Implications/Conclusion
This study reveals that patients with cancer in Iran experience significant levels of uncertainty in illness and their perceptions are affected by various factors. Examining and understanding uncertainty in illness and its influential factors and considering these factors is effective for assisting patients in managing uncertainty in illness, which in turn leads to an improved quality of life for the patient. Nurses can use appropriate interventions to help reduce illness uncertainty in patients considering different factors affecting illness uncertainty. Due to the cultural and social differences between Iranian and Western societies, further qualitative studies should be conducted on the experiences of patients with uncertainty in order to gain a better understanding of the dimensions of this phenomenon in Iranian patients with cancer. Given the low variance, it is recommended that other important factors such as social support, disease signs and symptoms, and treatment side effects be investigated.
Limitations
This study acknowledges several limitations.

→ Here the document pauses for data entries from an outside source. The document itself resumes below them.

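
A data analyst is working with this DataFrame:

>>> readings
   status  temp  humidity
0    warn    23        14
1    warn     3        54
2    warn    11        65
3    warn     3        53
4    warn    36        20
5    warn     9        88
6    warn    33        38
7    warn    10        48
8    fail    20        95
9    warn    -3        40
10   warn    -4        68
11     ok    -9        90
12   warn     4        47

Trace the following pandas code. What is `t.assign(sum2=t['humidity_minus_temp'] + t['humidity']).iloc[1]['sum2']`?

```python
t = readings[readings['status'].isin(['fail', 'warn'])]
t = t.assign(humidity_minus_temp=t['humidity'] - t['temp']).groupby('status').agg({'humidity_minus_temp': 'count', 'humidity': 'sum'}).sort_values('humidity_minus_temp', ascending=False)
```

96

filter rows where status in ['fail', 'warn']:
   status  temp  humidity
0    warn    23        14
1    warn     3        54
2    warn    11        65
3    warn     3        53
4    warn    36        20
5    warn     9        88
6    warn    33        38
7    warn    10        48
8    fail    20        95
9    warn    -3        40
10   warn    -4        68
12   warn     4        47
add column humidity_minus_temp = t['humidity'] - t['temp']:
   status  temp  humidity  humidity_minus_temp
0    warn    23        14                   -9
1    warn     3        54                   51
2    warn    11        65                   54
3    warn     3        53                   50
4    warn    36        20                  -16
5    warn     9        88                   79
6    warn    33        38                    5
7    warn    10        48                   38
8    fail    20        95                   75
9    warn    -3        40                   43
10   warn    -4        68                   72
12   warn     4        47                   43
group by status: count(humidity_minus_temp), sum(humidity):
        humidity_minus_temp  humidity
status                               
fail                      1        95
warn                     11       535
sort by humidity_minus_temp descending:
        humidity_minus_temp  humidity
status                               
warn                     11       535
fail                      1        95
add column sum2 = t['humidity_minus_temp'] + t['humidity']:
        humidity_minus_temp  humidity  sum2
status                                     
warn                     11       535   546
fail                      1        95    96
Finally, value at position 1, column 'sum2' = 96.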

First, the convenience sampling method may have caused sampling bias. Although data were gathered from two large and referral hospital in Tehran it may not be generalizable to all Iranian cancer patients. Second, the low variance of illness uncertainty occurred due to a lack of gathering data on important factors that affect illness uncertainty. Despite this limitation, this study had an adequate sample size, and results contribute to the existing literature on uncertainty in illness. This information can benefit Iranian nurses working in oncology centers around the country. This study may be a cornerstone for the future studies in the area of uncertainty in illness in other groups of patients in Iran.
Acknowledgement
The present study is a part of a nursing doctoral thesis adopted by Shahid Beheshti University of Medical Sciences (Tehran - Iran). Hereby, we express our appreciation to authorities and staff in wards and Iran Cancer Center of Imam Khomeini Hospital and Tehran Taleghani Hospital. Finally, we particularly thank all the participants.